On Sep 27, 2007, at 8:05 AM, gers32 wrote:

First of all, a Flex front-end is Web 2.0 vs. Web 1.0 for JSPs. I
recently made the switch from JSP to Flex for that reason. Also, your
application will scale better if you put some of the logic inside the
Client.

I'm not so sure the "2.0 vs 1.0" argument makes sense. Flex is a front-end technology. JSP is a server-side technology.

JSP composites the actual web page, in the sense that you still have to build the "web page" that the browser will render (it could be just plain XML as a result). Think of JSP as PHP, PERL, Python, Ruby or whatever - just more complicated in my opinion.

JSPs can be used to deliver Flex applications:

http://labs.adobe.com/wiki/index.php/Flex_2_Tag_Library_for_JSP

Adobe's LiveCycle Data Services uses this for on-demand compilation of MXML through JSP.

As for Bruce Eckel's article, that's exactly the one that convinced me
to skip AJAX and go directly from JSP to Flex. It also convinced my
boss...

I think you read that article wrong, or it was misleading (I didn't read it that way). At least, the user responses show some people don't understand these two technologies.

Flex/Flash and JSP have nothing to do with one another at the core. JSP is just a way to separate presentation from dynamically generated data on the server. It can be used to serve Flash content (through flashvars), runtime compile Flex applications or use a combination of HTML/DHTML/AJAX with the dynamic content.

You could just as easily use JSP to deliver an HTML page with an SWF file and flashvars. Or, go the complex route and have it compile a Flex app.

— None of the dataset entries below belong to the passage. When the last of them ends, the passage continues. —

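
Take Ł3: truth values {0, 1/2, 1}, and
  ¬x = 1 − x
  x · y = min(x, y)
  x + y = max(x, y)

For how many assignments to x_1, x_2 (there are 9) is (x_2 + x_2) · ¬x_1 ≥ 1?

x_1 = 0, x_2 = 0 ↦ 0  <
x_1 = 0, x_2 = 1/2 ↦ 1/2  <
x_1 = 0, x_2 = 1 ↦ 1  ≥
x_1 = 1/2, x_2 = 0 ↦ 0  <
x_1 = 1/2, x_2 = 1/2 ↦ 1/2  <
x_1 = 1/2, x_2 = 1 ↦ 1/2  <
x_1 = 1, x_2 = 0 ↦ 0  <
x_1 = 1, x_2 = 1/2 ↦ 0  <
x_1 = 1, x_2 = 1 ↦ 0  <
So 1 of the 9 assignments meets the threshold.

1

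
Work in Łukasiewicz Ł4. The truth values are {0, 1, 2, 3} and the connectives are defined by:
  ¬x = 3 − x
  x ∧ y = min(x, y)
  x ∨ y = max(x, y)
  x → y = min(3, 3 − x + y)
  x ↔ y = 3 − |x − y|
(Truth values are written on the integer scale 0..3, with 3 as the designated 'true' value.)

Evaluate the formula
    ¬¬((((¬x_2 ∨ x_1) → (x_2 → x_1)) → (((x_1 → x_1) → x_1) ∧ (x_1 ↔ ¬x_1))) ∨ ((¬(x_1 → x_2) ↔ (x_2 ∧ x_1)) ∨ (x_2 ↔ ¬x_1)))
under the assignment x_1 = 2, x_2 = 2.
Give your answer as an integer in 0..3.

2

¬x_2 = ¬2 = 1
¬x_2 ∨ x_1 = 1 ∨ 2 = 2
x_2 → x_1 = 2 → 2 = 3
(¬x_2 ∨ x_1) → (x_2 → x_1) = 2 → 3 = 3
x_1 → x_1 = 2 → 2 = 3
(x_1 → x_1) → x_1 = 3 → 2 = 2
¬x_1 = ¬2 = 1
x_1 ↔ ¬x_1 = 2 ↔ 1 = 2
((x_1 → x_1) → x_1) ∧ (x_1 ↔ ¬x_1) = 2 ∧ 2 = 2
((¬x_2 ∨ x_1) → (x_2 → x_1)) → (((x_1 → x_1) → x_1) ∧ (x_1 ↔ ¬x_1)) = 3 → 2 = 2
x_1 → x_2 = 2 → 2 = 3
¬(x_1 → x_2) = ¬3 = 0
x_2 ∧ x_1 = 2 ∧ 2 = 2
¬(x_1 → x_2) ↔ (x_2 ∧ x_1) = 0 ↔ 2 = 1
¬x_1 = ¬2 = 1
x_2 ↔ ¬x_1 = 2 ↔ 1 = 2
(¬(x_1 → x_2) ↔ (x_2 ∧ x_1)) ∨ (x_2 ↔ ¬x_1) = 1 ∨ 2 = 2
(((¬x_2 ∨ x_1) → (x_2 → x_1)) → (((x_1 → x_1) → x_1) ∧ (x_1 ↔ ¬x_1))) ∨ ((¬(x_1 → x_2) ↔ (x_2 ∧ x_1)) ∨ (x_2 ↔ ¬x_1)) = 2 ∨ 2 = 2
¬((((¬x_2 ∨ x_1) → (x_2 → x_1)) → (((x_1 → x_1) → x_1) ∧ (x_1 ↔ ¬x_1))) ∨ ((¬(x_1 → x_2) ↔ (x_2 ∧ x_1)) ∨ (x_2 ↔ ¬x_1))) = ¬2 = 1
¬¬((((¬x_2 ∨ x_1) → (x_2 → x_1)) → (((x_1 → x_1) → x_1) ∧ (x_1 ↔ ¬x_1))) ∨ ((¬(x_1 → x_2) ↔ (x_2 ∧ x_1)) ∨ (x_2 ↔ ¬x_1))) = ¬1 = 2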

Java server pages, in the end, are java servlets. Nothing more, nothing less. It's like any other server side technology that can deliver a "page" to the user. What's delivered by that page is where the discussion splits into the Flash vs. AJAX.

One cannot compare Flex (ie, Flash) and server-side technology. It confuses me why it's brought up time and time again.